2) Tailnet (cross-network)

For London/Vienna style setups, Bonjour won’t help. The recommended “direct” target is:
  • Tailscale MagicDNS name (preferred) or a stable tailnet IP.
If the gateway can detect it is running under Tailscale, it publishes tailnetDns as an optional hint for clients (including wide-area beacons). The macOS app now prefers MagicDNS names over raw Tailscale IPs for gateway discovery. This improves reliability when tailnet IPs change (for example after node restarts or CGNAT reassignment), because MagicDNS names resolve to the current IP automatically. For mobile node pairing, discovery hints do not relax transport security on tailnet/public routes:
  • iOS/Android still require a secure first-time tailnet/public connect path (wss:// or Tailscale Serve/Funnel).
  • A discovered raw tailnet IP is a routing hint, not permission to use plaintext remote ws://.
  • Private LAN direct-connect ws:// remains supported.
  • If you want the simplest Tailscale path for mobile nodes, use Tailscale Serve so discovery and the setup code both resolve to the same secure MagicDNS endpoint.

3) Manual / SSH target

When there is no direct route (or direct is disabled), clients can always connect via SSH by forwarding the loopback gateway port. See Remote access.

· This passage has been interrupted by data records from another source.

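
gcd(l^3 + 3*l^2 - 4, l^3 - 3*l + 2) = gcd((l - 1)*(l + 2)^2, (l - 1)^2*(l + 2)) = l^2 + l - 2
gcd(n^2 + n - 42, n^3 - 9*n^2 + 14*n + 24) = n - 6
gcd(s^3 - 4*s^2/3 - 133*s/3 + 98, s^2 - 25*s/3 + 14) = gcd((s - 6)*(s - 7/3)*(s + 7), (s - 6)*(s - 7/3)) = s^2 - 25*s/3 + 14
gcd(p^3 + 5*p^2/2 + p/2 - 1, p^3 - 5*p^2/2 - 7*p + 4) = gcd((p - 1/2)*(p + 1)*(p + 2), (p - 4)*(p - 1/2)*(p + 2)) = p^2 + 3*p/2 - 1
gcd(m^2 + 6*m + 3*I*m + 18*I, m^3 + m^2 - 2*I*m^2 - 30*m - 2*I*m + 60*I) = m + 6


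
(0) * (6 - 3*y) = 0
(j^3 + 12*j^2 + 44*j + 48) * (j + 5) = j^4 + 17*j^3 + 104*j^2 + 268*j + 240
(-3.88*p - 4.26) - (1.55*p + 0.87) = -5.43*p - 5.13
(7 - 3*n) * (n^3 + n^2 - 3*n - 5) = -3*n^4 + 4*n^3 + 16*n^2 - 6*n - 35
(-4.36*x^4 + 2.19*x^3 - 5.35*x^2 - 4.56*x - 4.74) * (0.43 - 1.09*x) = 4.7524*x^5 - 4.2619*x^4 + 6.7732*x^3 + 2.6699*x^2 + 3.2058*x - 2.0382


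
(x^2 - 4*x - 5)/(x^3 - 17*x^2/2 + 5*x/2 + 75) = 2*(x + 1)/(2*x^2 - 7*x - 30)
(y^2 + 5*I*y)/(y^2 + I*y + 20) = y/(y - 4*I)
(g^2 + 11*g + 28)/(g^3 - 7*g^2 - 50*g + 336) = (g + 4)/(g^2 - 14*g + 48)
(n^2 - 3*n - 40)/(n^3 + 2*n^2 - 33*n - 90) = (n - 8)/(n^2 - 3*n - 18)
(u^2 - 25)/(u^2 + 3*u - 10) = (u - 5)/(u - 2)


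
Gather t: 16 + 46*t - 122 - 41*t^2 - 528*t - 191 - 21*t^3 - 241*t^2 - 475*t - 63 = -21*t^3 - 282*t^2 - 957*t - 360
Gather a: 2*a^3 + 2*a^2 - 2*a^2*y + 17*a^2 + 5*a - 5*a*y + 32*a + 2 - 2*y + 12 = 2*a^3 + a^2*(19 - 2*y) + a*(37 - 5*y) - 2*y + 14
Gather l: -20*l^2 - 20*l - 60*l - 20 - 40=-20*l^2 - 80*l - 60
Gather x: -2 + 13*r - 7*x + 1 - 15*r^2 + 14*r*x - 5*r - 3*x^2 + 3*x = -15*r^2 + 8*r - 3*x^2 + x*(14*r - 4) - 1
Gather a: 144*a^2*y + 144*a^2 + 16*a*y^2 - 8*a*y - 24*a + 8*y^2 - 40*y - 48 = a^2*(144*y + 144) + a*(16*y^2 - 8*y - 24) + 8*y^2 - 40*y - 48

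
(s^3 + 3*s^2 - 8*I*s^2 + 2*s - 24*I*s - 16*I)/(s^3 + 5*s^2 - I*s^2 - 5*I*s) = (s^3 + s^2*(3 - 8*I) + 2*s*(1 - 12*I) - 16*I)/(s*(s^2 + s*(5 - I) - 5*I))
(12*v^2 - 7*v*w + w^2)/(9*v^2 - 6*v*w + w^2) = (4*v - w)/(3*v - w)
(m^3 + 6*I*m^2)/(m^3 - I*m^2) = (m + 6*I)/(m - I)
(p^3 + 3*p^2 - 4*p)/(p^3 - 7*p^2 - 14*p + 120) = p*(p - 1)/(p^2 - 11*p + 30)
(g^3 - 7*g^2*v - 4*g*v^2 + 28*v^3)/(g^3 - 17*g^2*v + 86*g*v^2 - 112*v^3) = (-g - 2*v)/(-g + 8*v)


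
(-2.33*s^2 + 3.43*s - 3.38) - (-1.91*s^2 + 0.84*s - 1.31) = -0.42*s^2 + 2.59*s - 2.07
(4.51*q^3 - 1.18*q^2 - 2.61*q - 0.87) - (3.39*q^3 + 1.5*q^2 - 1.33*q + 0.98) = 1.12*q^3 - 2.68*q^2 - 1.28*q - 1.85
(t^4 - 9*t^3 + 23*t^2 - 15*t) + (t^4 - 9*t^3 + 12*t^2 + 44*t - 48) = 2*t^4 - 18*t^3 + 35*t^2 + 29*t - 48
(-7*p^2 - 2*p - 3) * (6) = -42*p^2 - 12*p - 18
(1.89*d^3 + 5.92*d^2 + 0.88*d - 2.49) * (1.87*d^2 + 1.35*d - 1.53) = 3.5343*d^5 + 13.6219*d^4 + 6.7459*d^3 - 12.5259*d^2 - 4.7079*d + 3.8097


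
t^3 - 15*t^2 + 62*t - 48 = (t - 8)*(t - 6)*(t - 1)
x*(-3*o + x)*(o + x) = -3*o^2*x - 2*o*x^2 + x^3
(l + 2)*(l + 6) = l^2 + 8*l + 12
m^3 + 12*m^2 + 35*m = m*(m + 5)*(m + 7)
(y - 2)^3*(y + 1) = y^4 - 5*y^3 + 6*y^2 + 4*y - 8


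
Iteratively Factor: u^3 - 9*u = (u)*(u^2 - 9) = u*(u - 3)*(u + 3)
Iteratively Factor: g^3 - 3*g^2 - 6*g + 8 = (g - 1)*(g^2 - 2*g - 8) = (g - 4)*(g - 1)*(g + 2)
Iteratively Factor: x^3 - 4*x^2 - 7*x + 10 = (x - 5)*(x^2 + x - 2) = (x - 5)*(x + 2)*(x - 1)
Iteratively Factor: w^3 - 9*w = (w + 3)*(w^2 - 3*w) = w*(w + 3)*(w - 3)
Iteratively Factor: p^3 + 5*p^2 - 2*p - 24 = (p + 4)*(p^2 + p - 6) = (p + 3)*(p + 4)*(p - 2)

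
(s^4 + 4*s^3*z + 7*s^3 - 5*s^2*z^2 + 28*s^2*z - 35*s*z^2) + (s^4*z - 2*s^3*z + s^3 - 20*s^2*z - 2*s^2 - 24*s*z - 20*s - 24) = s^4*z + s^4 + 2*s^3*z + 8*s^3 - 5*s^2*z^2 + 8*s^2*z - 2*s^2 - 35*s*z^2 - 24*s*z - 20*s - 24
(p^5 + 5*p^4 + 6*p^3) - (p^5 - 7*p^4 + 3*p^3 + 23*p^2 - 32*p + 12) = 12*p^4 + 3*p^3 - 23*p^2 + 32*p - 12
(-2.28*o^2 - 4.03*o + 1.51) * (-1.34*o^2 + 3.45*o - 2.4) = 3.0552*o^4 - 2.4658*o^3 - 10.4549*o^2 + 14.8815*o - 3.624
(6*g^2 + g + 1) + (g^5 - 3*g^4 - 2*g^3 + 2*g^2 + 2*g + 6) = g^5 - 3*g^4 - 2*g^3 + 8*g^2 + 3*g + 7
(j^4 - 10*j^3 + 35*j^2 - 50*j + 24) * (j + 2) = j^5 - 8*j^4 + 15*j^3 + 20*j^2 - 76*j + 48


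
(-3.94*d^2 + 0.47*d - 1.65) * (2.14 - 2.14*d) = 8.4316*d^3 - 9.4374*d^2 + 4.5368*d - 3.531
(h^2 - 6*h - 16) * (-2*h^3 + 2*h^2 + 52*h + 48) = -2*h^5 + 14*h^4 + 72*h^3 - 296*h^2 - 1120*h - 768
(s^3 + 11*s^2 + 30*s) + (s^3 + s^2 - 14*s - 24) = 2*s^3 + 12*s^2 + 16*s - 24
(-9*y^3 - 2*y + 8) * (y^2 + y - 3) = -9*y^5 - 9*y^4 + 25*y^3 + 6*y^2 + 14*y - 24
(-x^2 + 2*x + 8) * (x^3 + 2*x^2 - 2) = -x^5 + 12*x^3 + 18*x^2 - 4*x - 16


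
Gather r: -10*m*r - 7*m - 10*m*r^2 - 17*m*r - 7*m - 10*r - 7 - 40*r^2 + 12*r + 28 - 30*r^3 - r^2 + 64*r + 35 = -14*m - 30*r^3 + r^2*(-10*m - 41) + r*(66 - 27*m) + 56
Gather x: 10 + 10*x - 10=10*x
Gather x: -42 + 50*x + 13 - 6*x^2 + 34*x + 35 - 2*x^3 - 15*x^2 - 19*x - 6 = -2*x^3 - 21*x^2 + 65*x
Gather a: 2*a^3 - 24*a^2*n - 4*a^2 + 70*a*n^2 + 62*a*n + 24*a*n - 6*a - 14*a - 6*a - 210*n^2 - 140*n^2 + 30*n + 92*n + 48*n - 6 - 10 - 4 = 2*a^3 + a^2*(-24*n - 4) + a*(70*n^2 + 86*n - 26) - 350*n^2 + 170*n - 20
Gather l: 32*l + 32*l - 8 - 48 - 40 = 64*l - 96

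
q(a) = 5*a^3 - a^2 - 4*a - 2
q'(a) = 15*a^2 - 2*a - 4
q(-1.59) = -18.27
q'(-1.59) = 37.10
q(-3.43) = -201.81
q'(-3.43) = 179.33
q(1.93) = 22.50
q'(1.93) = 48.01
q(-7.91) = -2507.50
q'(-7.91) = 950.34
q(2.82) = 90.90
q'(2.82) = 109.65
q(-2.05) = -41.08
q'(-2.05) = 63.14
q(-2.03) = -39.83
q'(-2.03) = 61.87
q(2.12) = 32.67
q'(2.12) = 59.18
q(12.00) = 8446.00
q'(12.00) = 2132.00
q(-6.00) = -1094.00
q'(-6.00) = 548.00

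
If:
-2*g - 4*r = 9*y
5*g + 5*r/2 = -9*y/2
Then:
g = 3*y/10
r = -12*y/5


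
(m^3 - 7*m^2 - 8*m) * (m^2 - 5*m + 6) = m^5 - 12*m^4 + 33*m^3 - 2*m^2 - 48*m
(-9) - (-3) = -6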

Transport selection (client policy)

Recommended client behavior:
  1. If a paired direct endpoint is configured and reachable, use it.
  2. Else, if discovery finds a gateway on local. or the configured wide-area domain, offer a one-tap “Use this gateway” choice and save it as the direct endpoint.
  3. Else, if a tailnet DNS/IP is configured, try direct. For mobile nodes on tailnet/public routes, direct means a secure endpoint, not plaintext remote ws://.
  4. Else, fall back to SSH.

Pairing + auth (direct transport)

The gateway is the source of truth for node/client admission.
  • Pairing requests are created/approved/rejected in the gateway (see Gateway pairing).
  • The gateway enforces:
    • auth (token / keypair)
    • scopes/ACLs (the gateway is not a raw proxy to every method)
    • rate limits

Responsibilities by component

  • Gateway: advertises discovery beacons, owns pairing decisions, and hosts the WS endpoint.
  • macOS app: helps you pick a gateway, shows pairing prompts, and uses SSH only as a fallback.
  • iOS/Android nodes: browse Bonjour as a convenience and connect to the paired Gateway WS.